# R.I.P. Harold Wood Morgue :(



## nelly (Mar 25, 2012)

In memory of Harold Wood Morgue that finally bit the dust this month


----------



## UEP-Wales (Mar 25, 2012)

Fantastic photographs there...a great loss!


----------



## 4201Chieftain (Mar 25, 2012)

Kicking myself for missing this place! Stood next to it's rubble pile, I suppose that's the best I'll get now


----------



## sj9966 (Mar 25, 2012)

Great pics, it's a shame it's gone now!


----------



## Silent_Master (Mar 25, 2012)

do you know what date it will be closed down? awesome pictures sad it going


----------



## nelly (Mar 26, 2012)

Silent_Master said:


> do you know what date it will be closed down? awesome pictures sad it going



It's gone fella 

Demolished a few weeks ago, just a pile of rubble now


----------



## whitelaw (Apr 11, 2012)

Great photos - and thanks - but take care in those old morgues. A lot of very nasty bugs can survive a surprisingly long time, especially when they turn the refrigeration off.


----------



## nelly (Apr 11, 2012)

whitelaw said:


> Great photos - and thanks - but take care in those old morgues. A lot of very nasty bugs can survive a surprisingly long time, especially when they turn the refrigeration off.



Will do matey, thanks for the advice, (Thinks back to the shot I have of SK & Wevsky licking the autopsy table)


----------



## TeeJF (Apr 12, 2012)

We didn't manage to get in when we went, it was a bit like Piccadilly Circus in a rush hour frankly. I'm sad we didn't get there.


----------



## #Dan# (May 13, 2012)

Wow, nice find!
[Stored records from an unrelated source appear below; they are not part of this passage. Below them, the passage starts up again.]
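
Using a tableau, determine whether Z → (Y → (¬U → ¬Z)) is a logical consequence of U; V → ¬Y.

Initial set: {U; (V → ¬Y); ¬(Z → (Y → (¬U → ¬Z)))}.
¬(Z → (Y → (¬U → ¬Z))): α-rule — add Z, ¬(Y → (¬U → ¬Z)).
¬(Y → (¬U → ¬Z)): α-rule — add Y, ¬(¬U → ¬Z).
¬(¬U → ¬Z): α-rule — add ¬U, ¬¬Z.
× closes — contains both U and ¬U.
All 1 branch closes.
Every branch closed, so the premises entail the conclusion.

Yes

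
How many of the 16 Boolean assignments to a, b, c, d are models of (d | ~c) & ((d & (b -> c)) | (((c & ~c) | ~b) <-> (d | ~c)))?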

Very unusual - My top 3 favorites are #2 #7 and #8  Great job!


----------



## inceptionwave (May 13, 2012)

Great pictures and a great find, shame that it has gone though, would of been awesome to have gone to this site!


----------



## ermintrude7 (May 13, 2012)

I work in a mortuary and these are great pics... would hav eloved the chance to have a look around there..


----------



## skeleton key (May 13, 2012)

Cracking pics mate and a new one has surfaced


----------



## prettyvacant71 (May 18, 2012)

Great fisheye shots i really luv em!!make mine look sooo much duller!


----------



## nelly (May 24, 2012)

Lol, only just seen this, that wasn't a fish eye fella, that was a 16 shot pano


----------



## the kwan (May 24, 2012)

Just lovely, I would have loved to visit this place.


----------